In January 1943, Werner finds a second illegal transmission coming from an orchard on which a shell has fallen, cracking most of the trees in half. Two weeks later, he finds a third, then a fourth. Each new find seems only a variation of the last: the triangle closes in, each segment shrinking simultaneously, the vertices growing closer, until they are reduced to a single point, a barn or a cottage or a factory basement or some disgusting encampment in the ice.
“He is broadcasting now?” “Yes.”
“In that shed?”
“Do you see the antenna along the eastern wall?”
Whenever he can, Werner records what the partisans say on magnetic tape. Everybody, he is learning, likes to hear themselves talk. Hubris, like the oldest stories. They raise the antenna too high, broadcast for too many minutes, assume the world offers safety and rationality when of course it does not.
The captain sends word that he is thrilled with their progress; he promises holiday leaves, steaks, brandy. All winter the Opel roves occupied territories, cities that Jutta recorded in their radio log coming to life—Prague, Minsk, Ljubljana.
Sometimes the truck passes a group of prisoners and Volkheimer asks Neumann One to slow. He sits up very straight, looking for any man as large as he is. When he sees one, he raps the dash. Neumann One brakes, and Volkheimer postholes out into the snow, speaks to a guard, and wades in among the prisoners, usually wearing only a shirt against the cold.
“His rifle is in the truck,” Neumann One will say. “Left his fucking rifle right here.”
Sometimes he’s too far away. Other times Werner hears him perfectly. “Ausziehen,” Volkheimer will say, his breath pluming out in front of him, and almost every time, the big Russian will understand. Take it off. A strapping Russian boy with the face of someone for whom no remaining
thing on earth could be surprising. Except perhaps this: another giant wading toward him.
Off come mittens, a wool shirt, a battered coat. Only when he asks for their boots do their faces change: they shake their head, look up or look down, roll their eyes like frightened horses. To lose their boots, Werner understands, means they will die. But Volkheimer stands and waits, big man against big man, and always the prisoner caves. He stands in his wrecked socks in the trampled snow and tries to make eye contact with the other prisoners, but none will look at him. Volkheimer holds up various items, tries them on, hands them back if they do not fit. Then he stamps back to the truck, and Neumann One drops the Opel into gear.
Creaking ice, villages burning in forests, nights where it becomes too cold even to snow—that winter presents a strange and haunted season during which Werner prowls the static like he used to prowl the alleys with Jutta, pulling her in the wagon through the colonies of Zollverein. A voice materializes out of the distortion in his headphones, then fades, and he goes ferreting after it. There, thinks Werner when he finds it again, there: a feeling like shutting your eyes and feeling your way down a mile-long thread until your fingernails find the tiny lump of a knot.

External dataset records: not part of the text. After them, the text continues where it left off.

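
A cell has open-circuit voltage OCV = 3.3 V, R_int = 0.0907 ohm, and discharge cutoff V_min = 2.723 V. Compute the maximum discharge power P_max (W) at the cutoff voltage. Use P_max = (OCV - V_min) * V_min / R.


P_max = (OCV - V_min) * V_min / R = (3.3 - 2.723) * 2.723 / 0.0907 = 0.577 * 2.723 / 0.0907 = 17.32 W

17.32 W


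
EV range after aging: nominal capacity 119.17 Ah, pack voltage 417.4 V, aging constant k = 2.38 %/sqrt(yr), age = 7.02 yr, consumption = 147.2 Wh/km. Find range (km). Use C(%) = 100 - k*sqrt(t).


Step 1: capacity retention = 100 - 2.38 * sqrt(7.02) = 100 - 2.38 * 2.6495 = 93.694%
Step 2: C_now = 119.17 * 93.694/100 = 111.66 Ah
Step 3: E_pack = V * C_now = 417.4 * 111.66 = 46607 Wh
Step 4: range = E_pack / consumption = 46607 / 147.2 = 316.6 km

316.6 km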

Sometimes days pass after hearing a first transmission before Werner snares the next; they present a problem to solve, something to wrap his mind around: better, surely, than fighting in some stinking, frozen trench, full of lice, the way the old instructors at Schulpforta fought in the first war. This is cleaner, more mechanical, a war waged through the air, invisibly, and the front lines are anywhere. Isn’t there a kind of ravishing delight in the chase of it? The truck bouncing along through the darkness, the first signs of an antenna through the trees?
I hear you.
Needles in the haystack. Thorns in the paw of the lion. He finds them, and Volkheimer plucks them out.
All winter the Germans drive their horses and sledges and tanks and trucks over the same roads, packing down the snow, transforming it into a slick bloodstained ice-cement. And when April finally comes, reeking of sawdust and corpses, the canyon walls of snow give way while the ice on the roads remains stubbornly fixed, a luminous, internecine network of invasion: a record of the crucifixion of Russia.
One night they cross a bridge over the Dnieper with the domes and blooming trees of Kiev looming ahead and ash blowing everywhere and
prostitutes bundled in the alleys. In a café, they sit two tables down from an infantryman not much older than Werner. He stares into a newspaper with twitching eyeballs and sips coffee and looks deeply surprised. Astonished.
Werner cannot stop studying him. Finally Neumann One leans over. “Know why he looks like that?”
Werner shakes his head.
“Frostbite took his eyelids. Poor bastard.”
Mail does not reach them. Months pass and Werner does not write to his sister.